History

United Kingdom
- Name: HMS Ledsham
- Builder: J. Bolson, Poole
- Launched: 30 June 1954
- Completed: 22 March 1955
- Out of service: Sold April 1971
- Renamed: by 2007 Nipatina
- Fate: After being moored at Deptford Creek, London since 2007 the ship caught fire in January 2017.

General characteristics
- Class & type: Ham-class minesweeper
- Displacement: 120 tons standard; 164 tons full;
- Length: 106 ft 6 in (32.46 m)
- Beam: 22 ft (6.7 m)
- Draught: 5 ft 9 in (1.75 m)
- Propulsion: 2 shaft Paxman 12YHAXM diesels, 1,100 bhp (820 kW)
- Speed: 14 knots (26 km/h)
- Complement: 2 officers, 13 ratings
- Armament: 1 × Bofors 40 mm L/60 gun / 20 mm Oerlikon gun
- Notes: Pennant number(s): M2706 / IMS43

= HMS Ledsham =

Minesweeper of the Royal Navy

HMS Ledsham was one of 93 ships of the of inshore minesweepers. Their names were all chosen from villages ending in -ham. The minesweeper was named after Ledsham, Cheshire or Ledsham, West Yorkshire.
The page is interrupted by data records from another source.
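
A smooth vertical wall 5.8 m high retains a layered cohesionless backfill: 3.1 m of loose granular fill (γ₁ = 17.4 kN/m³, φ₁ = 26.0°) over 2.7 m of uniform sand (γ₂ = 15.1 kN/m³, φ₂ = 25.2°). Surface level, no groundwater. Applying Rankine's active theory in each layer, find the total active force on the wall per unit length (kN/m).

K_a1 = tan²(45°−26.0°/2) = 0.3905; K_a2 = tan²(45°−25.2°/2) = 0.4027.
Layer 1: σ at base = K_a1 γ₁ h₁ = 21.06 kPa; P₁ = ½×21.06×3.1 = 32.65.
Layer 2: σ_v at top = γ₁h₁ = 53.94; σ_h top = K_a2×53.94 = 21.72; σ_h base = K_a2×(53.94+15.1×2.7) = 38.14.
P₂ = ½(21.72+38.14)×2.7 = 80.82. Total P_a = 32.65+80.82 = 113.5 kN/m.

113 kN/m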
She was built by J. Bolson & Son Ltd. at Poole, and launched on 30 June 1954.

HMS Ledsham was sold on 1971 for breaking up at Newhaven, Sussex. By 1998 she was moored in Deptford Creek, southeast London, as a venue for local events, but the stern was damaged by fire in 2008.
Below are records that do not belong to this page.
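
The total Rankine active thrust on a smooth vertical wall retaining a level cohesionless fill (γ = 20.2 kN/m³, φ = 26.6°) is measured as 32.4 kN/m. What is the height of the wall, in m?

2.90 m

K_a = 0.3814. P_a = ½ K_a γ H² ⇒ H = √(2P_a/(K_a γ)).
H = √(2×32.4/(0.3814×20.2)) = 2.900 m.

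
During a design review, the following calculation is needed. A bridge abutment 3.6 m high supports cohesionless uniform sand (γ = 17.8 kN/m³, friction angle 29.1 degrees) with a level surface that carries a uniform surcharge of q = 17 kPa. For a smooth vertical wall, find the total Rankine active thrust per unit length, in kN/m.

K_a = tan²(45° − φ/2) = 0.3456.
Soil triangle: ½ K_a γ H² = 0.5×0.3456×17.8×3.6² = 39.86 kN/m.
Surcharge rectangle: K_a q H = 0.3456×17×3.6 = 21.15 kN/m.
Total = 39.86 + 21.15 = 61.01 kN/m.

61.0 kN/m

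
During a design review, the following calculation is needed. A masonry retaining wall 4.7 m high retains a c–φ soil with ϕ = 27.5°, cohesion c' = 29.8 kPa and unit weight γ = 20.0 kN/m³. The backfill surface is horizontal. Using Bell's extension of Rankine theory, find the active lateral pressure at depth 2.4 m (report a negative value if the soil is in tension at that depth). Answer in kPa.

K_a = (1 − sin φ)/(1 + sin φ) = 0.3682.
σ_a = K_a γ z − 2c√K_a = 0.3682×20.0×2.4 − 2×29.8×0.6068 = -18.49 kPa.

-18.5 kPa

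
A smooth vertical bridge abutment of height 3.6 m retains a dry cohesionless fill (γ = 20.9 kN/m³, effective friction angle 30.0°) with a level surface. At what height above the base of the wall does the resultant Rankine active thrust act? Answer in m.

K_a = 0.3333.
The pressure distribution is triangular, so the resultant acts at H/3 above the base = 3.6/3 = 1.200 m.

1.20 m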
From 2012 she was repaired and renovated as the centre of The Minesweeper Collective, an artists' cooperative. The minesweeper housed a printing studio, and was a venue for art and music events. On the night of 5 January 2017 an explosion near the former minesweeper led to the ship catching fire whilst the London Fire Brigade deployed a dozen fire engines to the scene.